As Maestri pleads her client’s case, she tells the jurors of his addiction, of how sorry he is that he committed the crime. The accused sits beside her looking penitent.
By the time Maestri is done, her client has received one of the lightest sentences this court has seen. Not bad for a 16-year-old attorney who hasn’t even finished high school, much less gone through law school.
Welcome to Youth Court - where justice for young offenders truly is meted out by their peers. Here, the criminals are teenagers, the attorneys are teenagers and the jurors are teenagers. But the sentences are just as real - and just as binding - as those in adult court.
It is held at the Kootenai County Courthouse each Monday during the school year after the adult attorneys and their clients have gone home for the day.
Maestri’s client, a 16-year-old smoker convicted of being a minor in possession of tobacco, is ordered to do seven hours of community service, attend a smoking addiction class and go three weeks without any unexcused school absences. He also is supposed to meet a pathologist to look at the lung of a dead smoker.
If he doesn’t, he’ll be sent into the regular court system.
“We all hear about peer pressure and why kids start smoking and drinking,” said Robert Burton, the judge and former teacher who started the program in Kootenai County. “We wanted to create something that would use peer pressure to prevent them from doing those things.”
Youth Court, designed to educate kids about the legal system and offer an alternative for young offenders, is in its second semester in Coeur d’Alene.
A group of juvenile corrections officials picks which kids are eligible - usually first-time offenders caught drinking alcohol or smoking cigarettes. No serious offenses are allowed.
The kids are given the option of going to Youth Court or regular court. In Youth Court they first must admit their guilt, but the crime will be erased from their record if they complete their sentence.
Those who choose Youth Court go before a jury made up of fellow high school students. One teenage lawyer will defend them while another prosecutes them. Students also act as bailiffs and court clerks.
A grown-up attorney presides over the hearing as a judge while other adult lawyers give the kids pointers on good lawyering.
“Every hour of every day, one teenager dies because of alcohol,” Chris Schwartz, a 17-year old Lake City senior, says during his opening statement. He is prosecuting the case of a teenage girl caught with a beer. “We have to show the defendant that what she did was wrong.”
When the defendant takes the stand, she insists she didn’t intend to drink that night and doesn’t even like the taste of beer.
“Did you know that drinking while under 21 is illegal?” Schwartz pressures her.
“Yes,” she admits.
The jury orders her to do 15 hours of community service and write a 1,500-word essay on the effects of drinking on teenagers.

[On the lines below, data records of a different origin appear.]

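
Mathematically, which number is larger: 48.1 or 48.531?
48.531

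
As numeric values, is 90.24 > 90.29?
False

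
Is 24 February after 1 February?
Yes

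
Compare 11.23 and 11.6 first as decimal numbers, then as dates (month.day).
As decimals: 11.23 < 11.6. As dates: 11/23 is later than 11/6 (day 23 > day 6).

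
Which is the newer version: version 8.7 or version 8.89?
version 8.89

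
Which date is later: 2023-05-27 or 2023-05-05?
2023-05-27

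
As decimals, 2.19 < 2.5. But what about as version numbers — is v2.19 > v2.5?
True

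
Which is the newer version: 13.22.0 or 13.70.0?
13.70.0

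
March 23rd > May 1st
False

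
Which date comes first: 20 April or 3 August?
20 April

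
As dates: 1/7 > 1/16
False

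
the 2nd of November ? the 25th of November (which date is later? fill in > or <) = <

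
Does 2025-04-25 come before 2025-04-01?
No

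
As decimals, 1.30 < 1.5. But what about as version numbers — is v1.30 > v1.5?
True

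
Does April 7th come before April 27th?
Yes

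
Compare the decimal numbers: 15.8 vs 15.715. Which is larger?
15.8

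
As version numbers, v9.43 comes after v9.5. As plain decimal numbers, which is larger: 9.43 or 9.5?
9.5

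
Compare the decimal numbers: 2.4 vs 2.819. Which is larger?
2.819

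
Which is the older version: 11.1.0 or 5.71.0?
5.71.0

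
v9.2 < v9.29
True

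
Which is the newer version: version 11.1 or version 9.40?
version 11.1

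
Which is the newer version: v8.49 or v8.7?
v8.49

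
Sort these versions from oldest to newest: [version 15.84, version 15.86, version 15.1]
[version 15.1, version 15.84, version 15.86]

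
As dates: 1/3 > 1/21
False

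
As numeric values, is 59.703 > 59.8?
False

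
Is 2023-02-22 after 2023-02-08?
Yes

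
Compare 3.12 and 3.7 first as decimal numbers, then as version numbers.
As decimals: 3.12 < 3.7. As versions: v3.12 > v3.7 (minor version 12 > 7).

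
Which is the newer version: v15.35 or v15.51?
v15.51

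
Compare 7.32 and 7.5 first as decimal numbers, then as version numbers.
As decimals: 7.32 < 7.5. As versions: v7.32 > v7.5 (minor version 32 > 5).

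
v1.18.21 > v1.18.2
True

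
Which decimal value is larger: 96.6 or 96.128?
96.6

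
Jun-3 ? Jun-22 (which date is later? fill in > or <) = <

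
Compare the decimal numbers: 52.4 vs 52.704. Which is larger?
52.704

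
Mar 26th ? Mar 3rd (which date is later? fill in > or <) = >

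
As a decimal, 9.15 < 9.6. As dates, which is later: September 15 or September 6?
September 15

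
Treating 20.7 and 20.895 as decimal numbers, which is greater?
20.895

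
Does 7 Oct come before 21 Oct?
Yes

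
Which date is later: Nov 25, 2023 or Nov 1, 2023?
Nov 25, 2023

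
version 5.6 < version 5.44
True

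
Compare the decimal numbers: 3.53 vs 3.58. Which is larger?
3.58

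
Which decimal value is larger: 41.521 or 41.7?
41.7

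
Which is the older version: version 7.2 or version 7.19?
version 7.2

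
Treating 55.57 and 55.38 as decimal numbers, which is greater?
55.57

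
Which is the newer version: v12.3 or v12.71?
v12.71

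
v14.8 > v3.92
True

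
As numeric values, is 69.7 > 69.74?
False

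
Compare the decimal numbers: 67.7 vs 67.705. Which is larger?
67.705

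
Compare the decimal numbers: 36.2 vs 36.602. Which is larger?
36.602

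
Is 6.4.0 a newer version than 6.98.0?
No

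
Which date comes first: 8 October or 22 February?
22 February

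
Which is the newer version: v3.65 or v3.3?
v3.65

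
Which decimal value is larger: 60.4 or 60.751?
60.751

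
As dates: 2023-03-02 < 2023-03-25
True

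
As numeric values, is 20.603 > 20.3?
True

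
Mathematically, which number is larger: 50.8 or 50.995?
50.995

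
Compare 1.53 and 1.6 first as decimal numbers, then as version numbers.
As decimals: 1.53 < 1.6. As versions: v1.53 > v1.6 (minor version 53 > 6).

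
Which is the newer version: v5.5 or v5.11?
v5.11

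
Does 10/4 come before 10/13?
Yes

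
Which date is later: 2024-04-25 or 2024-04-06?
2024-04-25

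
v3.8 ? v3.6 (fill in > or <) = >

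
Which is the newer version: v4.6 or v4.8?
v4.8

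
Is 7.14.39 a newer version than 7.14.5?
Yes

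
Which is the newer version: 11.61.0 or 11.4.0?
11.61.0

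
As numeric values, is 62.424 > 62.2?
True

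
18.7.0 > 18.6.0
True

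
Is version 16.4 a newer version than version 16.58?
No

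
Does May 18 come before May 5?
No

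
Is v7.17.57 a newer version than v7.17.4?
Yes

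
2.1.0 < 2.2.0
True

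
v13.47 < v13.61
True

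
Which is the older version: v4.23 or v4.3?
v4.3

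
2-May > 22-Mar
True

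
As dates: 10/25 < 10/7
False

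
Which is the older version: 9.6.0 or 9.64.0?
9.6.0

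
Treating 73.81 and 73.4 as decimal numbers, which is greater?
73.81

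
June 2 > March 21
True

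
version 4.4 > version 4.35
False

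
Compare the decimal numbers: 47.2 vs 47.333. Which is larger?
47.333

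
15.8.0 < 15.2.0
False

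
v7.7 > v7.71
False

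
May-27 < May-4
False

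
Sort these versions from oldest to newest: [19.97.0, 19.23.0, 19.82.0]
[19.23.0, 19.82.0, 19.97.0]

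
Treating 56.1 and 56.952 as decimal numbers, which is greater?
56.952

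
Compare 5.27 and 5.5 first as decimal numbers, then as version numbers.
As decimals: 5.27 < 5.5. As versions: v5.27 > v5.5 (minor version 27 > 5).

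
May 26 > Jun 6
False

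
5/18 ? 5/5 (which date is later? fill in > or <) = >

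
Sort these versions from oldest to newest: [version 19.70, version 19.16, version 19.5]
[version 19.5, version 19.16, version 19.70]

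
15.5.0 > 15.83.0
False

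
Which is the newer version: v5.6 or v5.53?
v5.53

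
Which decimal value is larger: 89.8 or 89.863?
89.863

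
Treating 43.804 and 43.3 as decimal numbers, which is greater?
43.804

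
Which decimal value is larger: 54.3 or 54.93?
54.93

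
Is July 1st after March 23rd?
Yes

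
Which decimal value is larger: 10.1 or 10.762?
10.762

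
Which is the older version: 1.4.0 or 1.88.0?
1.4.0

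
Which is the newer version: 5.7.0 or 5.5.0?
5.7.0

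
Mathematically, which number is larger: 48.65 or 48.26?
48.65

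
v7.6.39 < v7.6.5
False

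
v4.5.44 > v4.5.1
True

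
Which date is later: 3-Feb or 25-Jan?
3-Feb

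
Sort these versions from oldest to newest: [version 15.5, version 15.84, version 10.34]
[version 10.34, version 15.5, version 15.84]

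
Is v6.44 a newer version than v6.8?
Yes. Version numbers are compared segment by segment as integers, not as decimals: minor version 44 > 8, so v6.44 > v6.8 (even though the decimal 6.44 < 6.8).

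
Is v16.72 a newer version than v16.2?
Yes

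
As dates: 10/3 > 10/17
False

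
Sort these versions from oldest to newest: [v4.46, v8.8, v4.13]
[v4.13, v4.46, v8.8]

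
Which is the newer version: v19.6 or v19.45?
v19.45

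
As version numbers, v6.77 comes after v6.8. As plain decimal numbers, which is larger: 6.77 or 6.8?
6.8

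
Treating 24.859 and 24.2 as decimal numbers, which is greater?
24.859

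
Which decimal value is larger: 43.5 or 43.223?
43.5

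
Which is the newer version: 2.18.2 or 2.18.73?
2.18.73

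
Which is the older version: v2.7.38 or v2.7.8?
v2.7.8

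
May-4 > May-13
False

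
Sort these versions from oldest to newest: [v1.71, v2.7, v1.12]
[v1.12, v1.71, v2.7]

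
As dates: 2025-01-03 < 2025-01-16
True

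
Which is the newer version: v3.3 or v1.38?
v3.3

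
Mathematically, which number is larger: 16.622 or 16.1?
16.622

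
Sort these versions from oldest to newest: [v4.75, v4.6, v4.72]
[v4.6, v4.72, v4.75]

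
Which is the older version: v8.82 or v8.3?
v8.3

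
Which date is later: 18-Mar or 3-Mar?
18-Mar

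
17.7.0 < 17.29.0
True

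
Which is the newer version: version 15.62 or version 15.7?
version 15.62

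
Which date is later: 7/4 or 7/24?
7/24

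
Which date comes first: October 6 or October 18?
October 6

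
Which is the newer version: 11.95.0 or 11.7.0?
11.95.0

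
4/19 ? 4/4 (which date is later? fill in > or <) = >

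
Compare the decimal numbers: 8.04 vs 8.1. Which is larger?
8.1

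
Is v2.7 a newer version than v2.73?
No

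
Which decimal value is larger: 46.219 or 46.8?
46.8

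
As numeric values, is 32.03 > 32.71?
False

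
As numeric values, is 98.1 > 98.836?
False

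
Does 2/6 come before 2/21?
Yes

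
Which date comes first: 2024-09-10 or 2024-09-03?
2024-09-03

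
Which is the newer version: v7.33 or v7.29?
v7.33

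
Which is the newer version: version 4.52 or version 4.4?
version 4.52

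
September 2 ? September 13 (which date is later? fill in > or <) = <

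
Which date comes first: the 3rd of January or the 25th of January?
the 3rd of January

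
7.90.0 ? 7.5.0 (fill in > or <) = >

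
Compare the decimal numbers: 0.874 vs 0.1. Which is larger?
0.874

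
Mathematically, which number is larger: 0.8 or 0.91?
0.91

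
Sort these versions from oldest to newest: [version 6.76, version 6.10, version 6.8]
[version 6.8, version 6.10, version 6.76]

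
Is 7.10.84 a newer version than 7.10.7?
Yes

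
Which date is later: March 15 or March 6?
March 15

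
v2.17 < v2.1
False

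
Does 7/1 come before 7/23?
Yes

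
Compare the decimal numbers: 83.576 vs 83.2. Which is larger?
83.576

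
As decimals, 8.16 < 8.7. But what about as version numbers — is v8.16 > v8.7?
True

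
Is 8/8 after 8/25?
No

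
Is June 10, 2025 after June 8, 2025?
Yes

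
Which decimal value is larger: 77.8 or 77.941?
77.941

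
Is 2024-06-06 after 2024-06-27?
No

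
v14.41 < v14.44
True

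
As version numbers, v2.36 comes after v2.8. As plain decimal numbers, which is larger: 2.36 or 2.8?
2.8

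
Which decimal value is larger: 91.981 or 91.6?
91.981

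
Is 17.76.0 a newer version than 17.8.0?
Yes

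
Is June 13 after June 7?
Yes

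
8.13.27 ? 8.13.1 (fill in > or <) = >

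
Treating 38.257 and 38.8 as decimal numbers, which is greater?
38.8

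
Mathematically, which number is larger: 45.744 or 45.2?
45.744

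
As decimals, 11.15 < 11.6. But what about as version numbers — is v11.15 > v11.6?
True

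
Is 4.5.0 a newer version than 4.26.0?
No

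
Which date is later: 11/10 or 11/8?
11/10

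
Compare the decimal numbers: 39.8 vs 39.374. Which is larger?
39.8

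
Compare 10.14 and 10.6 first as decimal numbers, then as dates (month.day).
As decimals: 10.14 < 10.6. As dates: 10/14 is later than 10/6 (day 14 > day 6).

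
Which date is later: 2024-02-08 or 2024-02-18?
2024-02-18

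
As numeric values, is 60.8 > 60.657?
True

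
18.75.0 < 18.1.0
False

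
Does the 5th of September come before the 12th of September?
Yes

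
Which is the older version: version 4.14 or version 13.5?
version 4.14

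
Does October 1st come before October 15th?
Yes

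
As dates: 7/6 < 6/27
False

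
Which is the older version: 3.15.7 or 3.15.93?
3.15.7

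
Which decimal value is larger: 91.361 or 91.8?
91.8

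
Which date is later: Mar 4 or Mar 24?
Mar 24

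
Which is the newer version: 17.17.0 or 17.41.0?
17.41.0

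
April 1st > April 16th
False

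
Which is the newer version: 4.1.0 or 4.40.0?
4.40.0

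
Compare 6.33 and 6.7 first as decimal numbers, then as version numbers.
As decimals: 6.33 < 6.7. As versions: v6.33 > v6.7 (minor version 33 > 7).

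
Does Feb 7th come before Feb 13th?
Yes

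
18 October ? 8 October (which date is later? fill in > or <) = >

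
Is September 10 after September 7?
Yes. Day 10 comes after day 7 in September — this is a date comparison, not a decimal one (the decimal 9.10 would be smaller than 9.7).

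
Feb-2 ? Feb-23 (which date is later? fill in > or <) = <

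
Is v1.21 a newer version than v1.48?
No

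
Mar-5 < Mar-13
True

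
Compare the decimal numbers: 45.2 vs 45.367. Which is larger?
45.367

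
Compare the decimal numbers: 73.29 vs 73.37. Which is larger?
73.37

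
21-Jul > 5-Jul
True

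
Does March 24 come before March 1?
No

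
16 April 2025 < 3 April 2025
False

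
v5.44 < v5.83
True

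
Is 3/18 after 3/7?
Yes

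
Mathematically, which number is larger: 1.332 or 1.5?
1.5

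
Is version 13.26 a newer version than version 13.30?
No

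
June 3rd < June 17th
True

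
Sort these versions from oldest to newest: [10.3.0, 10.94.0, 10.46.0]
[10.3.0, 10.46.0, 10.94.0]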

“I thought about my values and I thought about people I know that have been killed” in drunk driving accidents, said Heather Eacho, a 17-year-old juror.
Eacho admits that at first she thought Youth Court seemed silly. But by the time the evening session was over she took the program seriously.
She and other students say it has taught them a lot about the justice system.
“I though it was like on TV,” said Carrie Berdine, a 17-year-old who acted as the court clerk.
“I came in here and it just shocked me how different it was from the movies.”
So far, about 40 wayward teens have gone through the program, modeled after a similar one in Ada County. Burton says the sentences sometimes are tougher and more lenient than a regular judge would hand down.
Most have to do community service around their schools. Others have been assigned essays and collages or tobacco addiction classes. One was ordered to pick up hundreds of cigarette butts. One jury gave a teen so much community service - 50 hours - the adult judge had to step in and reduce it to 35 hours.
More than 75 percent of the students have successfully completed their sentences, Burton said.
“I’ve actually seen students change their cliques that they run around with - stop smoking and stop drinking,” said junior Randy Cooper, who has played several roles in Youth Court since it began.
More than 250 students have served as jurors, lawyers, bailiffs and clerks, Judge Burton said.
“It gives students an opportunity to learn about potential careers in the law,” Burton said. And it has helped decrease the heavy caseload in the regular court system, he said.
Coeur d’Alene and Lake City high schools alternate weeks in the courtroom.
Lakeland, Post Falls and Sandpoint school districts are considering setting up a similar system, said Barry Black, a Kootenai County deputy prosecutor who volunteers in the program.
“It gives the defendants a better understanding of what happens to them,” Schwartz said. “It’s not all adults preaching to them.”